何かを察知したお兄様が、ブルッと身体を震わせて二の腕を摩ってる。

食器の音と運ばれて来た美味しそうな料理の香りが包む晩餐場の中を、大きな音が遮った。 突然と言うか……まぁ誰か分かってるけど、動作の細やかなあの人にしては珍しく乱雑に扉を開けたようだ。

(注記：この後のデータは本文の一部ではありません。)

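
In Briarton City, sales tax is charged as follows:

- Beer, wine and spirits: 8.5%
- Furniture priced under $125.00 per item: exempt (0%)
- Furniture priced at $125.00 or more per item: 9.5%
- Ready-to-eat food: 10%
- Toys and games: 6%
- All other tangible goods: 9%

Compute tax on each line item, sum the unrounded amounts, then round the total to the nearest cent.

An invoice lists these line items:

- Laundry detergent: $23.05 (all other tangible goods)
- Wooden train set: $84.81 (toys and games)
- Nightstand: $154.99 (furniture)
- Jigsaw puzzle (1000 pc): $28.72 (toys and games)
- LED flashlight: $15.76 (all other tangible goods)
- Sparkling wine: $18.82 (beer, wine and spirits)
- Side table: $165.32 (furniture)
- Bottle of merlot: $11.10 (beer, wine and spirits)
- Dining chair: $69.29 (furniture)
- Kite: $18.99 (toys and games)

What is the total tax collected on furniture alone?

$30.43

Nightstand $154.99: furniture, $125.00 or more → 9.5% → $14.72405
Side table $165.32: furniture, $125.00 or more → 9.5% → $15.7054
Dining chair $69.29: furniture, under $125.00 → 0% → $0.00
Tax on furniture: unrounded sum = $30.42945 → $30.43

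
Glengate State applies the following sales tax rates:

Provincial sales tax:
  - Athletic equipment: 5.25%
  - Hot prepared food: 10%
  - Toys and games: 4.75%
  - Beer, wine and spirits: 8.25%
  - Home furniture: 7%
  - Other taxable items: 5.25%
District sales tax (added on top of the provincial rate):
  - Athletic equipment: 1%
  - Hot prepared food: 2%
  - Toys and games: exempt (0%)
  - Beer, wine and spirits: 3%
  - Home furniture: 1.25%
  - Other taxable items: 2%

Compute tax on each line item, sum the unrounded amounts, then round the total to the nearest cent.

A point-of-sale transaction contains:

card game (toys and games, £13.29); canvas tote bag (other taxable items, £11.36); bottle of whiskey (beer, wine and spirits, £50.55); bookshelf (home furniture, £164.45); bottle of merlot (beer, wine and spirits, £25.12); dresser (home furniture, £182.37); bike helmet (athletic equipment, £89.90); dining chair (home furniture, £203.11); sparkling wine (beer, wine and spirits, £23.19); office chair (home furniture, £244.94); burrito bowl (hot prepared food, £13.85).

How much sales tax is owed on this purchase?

£85.43

Card game £13.29: toys and games → 4.75% + 0% district = 4.75% → £0.631275
Canvas tote bag £11.36: other taxable items → 5.25% + 2% district = 7.25% → £0.8236
Bottle of whiskey £50.55: beer, wine and spirits → 8.25% + 3% district = 11.25% → £5.686875
Bookshelf £164.45: home furniture → 7% + 1.25% district = 8.25% → £13.567125
Bottle of merlot £25.12: beer, wine and spirits → 8.25% + 3% district = 11.25% → £2.826
Dresser £182.37: home furniture → 7% + 1.25% district = 8.25% → £15.045525
Bike helmet £89.90: athletic equipment → 5.25% + 1% district = 6.25% → £5.61875
Dining chair £203.11: home furniture → 7% + 1.25% district = 8.25% → £16.756575
Sparkling wine £23.19: beer, wine and spirits → 8.25% + 3% district = 11.25% → £2.608875
Office chair £244.94: home furniture → 7% + 1.25% district = 8.25% → £20.20755
Burrito bowl £13.85: hot prepared food → 10% + 2% district = 12% → £1.662
Unrounded tax sum = £85.43415 → £85.43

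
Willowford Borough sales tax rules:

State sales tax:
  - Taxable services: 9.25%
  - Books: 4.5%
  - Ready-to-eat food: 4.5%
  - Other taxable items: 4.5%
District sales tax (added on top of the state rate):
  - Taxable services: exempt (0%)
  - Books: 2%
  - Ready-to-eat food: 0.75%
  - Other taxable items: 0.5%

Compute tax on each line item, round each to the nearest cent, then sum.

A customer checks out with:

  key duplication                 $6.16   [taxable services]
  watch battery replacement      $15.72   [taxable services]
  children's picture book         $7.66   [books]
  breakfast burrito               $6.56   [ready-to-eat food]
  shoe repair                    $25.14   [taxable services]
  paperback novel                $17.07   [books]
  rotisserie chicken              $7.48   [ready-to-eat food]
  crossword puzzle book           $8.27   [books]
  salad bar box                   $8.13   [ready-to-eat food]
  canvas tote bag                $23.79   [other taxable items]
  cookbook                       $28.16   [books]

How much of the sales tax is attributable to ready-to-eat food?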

「 ミシェル、貴様は私に何か謝罪せねばならん事があるのではないか? 」


物凄い低音の恐ろしい声で、コツコツと靴の音を鳴らし、青筋を立てて激怒してるラファエルが、私の隣に座っていた弟の前で般若も怯えるほど悍ましい顔で立ち止まる。 うげ、怖すぎるよこの人。 鬼だよ、鬼。


「 ラファ兄様、おかえり 」

「 あぁ、かえっーー 」



『帰った』 多分、そう言おうとした律儀で真面目なラファエルは、そんな自分を見損なったように眉をピクッと吊り上げてる。 この末っ子ちゃんの人を手玉に取る性格は多分、私以上に大胆不敵……こんな怖い顔の兄に全く動じもせず、ずっとふにゃりとニコニコしてる。完全にペースを持って行かれてる私の恋人は思わず自分の顔を手で覆い、長ったらしい溜息を吐いて、どうにか怒りを鎮めようとしている……けど、無理だったらしい。 部下には決して感情論で説き伏せないこの人も我が弟となると一切の容赦はしないみたいだ。